Package deals are all-or-nothing deals. You can have the whole
package or you can have none of it, but you can’t pick and choose
pieces of it. In biology, especially at the molecular level, there
exist molecular machines (see last question) that cannot be
simplified without losing the machine’s function. In other words,
take away parts and you can’t recover the machine’s function. One
such
irreducibly complex molecular machine that has become the mascot of
the intelligent design movement is the bacterial flagellum. This is
a tiny motor-driven propeller on the backs of certain bacteria. It
is a marvel of nano-engineering,
spinning at tens of thousands of rpm. Biologist Howard Berg at
Harvard calls it “the most efficient machine in the universe.” It is
irreducibly complex.
How do evolutionary theorists propose
to account for such systems? They have no detailed, testable,
step-by-step proposals for how irreducibly complex systems like this
might have arisen.

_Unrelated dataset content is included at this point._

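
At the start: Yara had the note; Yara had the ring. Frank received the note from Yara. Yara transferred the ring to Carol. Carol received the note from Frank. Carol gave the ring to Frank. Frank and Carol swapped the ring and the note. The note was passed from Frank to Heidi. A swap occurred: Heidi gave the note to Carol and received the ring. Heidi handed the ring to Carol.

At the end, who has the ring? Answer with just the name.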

All evolutionary theorists have been able to do
is note that because systems like the flagellum are irreducibly
complex, they must have arisen via a gradual series of simpler
systems that served functions different from the machine in question
(the functions need to be different because to simplify an
irreducibly complex system is to destroy its function). But merely
appealing to such a gradual series of simpler systems doesn’t tell
us how, or even whether, irreducibly complex systems evolved, much
less by Darwinian or other materialist means. The burden on
evolution’s defenders is to demonstrate that at least one
irreducibly complex molecular machine found in nature really can be
formed by some specific, fully articulated series of gradual steps.
So far, evolutionary theorists have nothing like this. Wishful
speculations is the best they’ve come up with.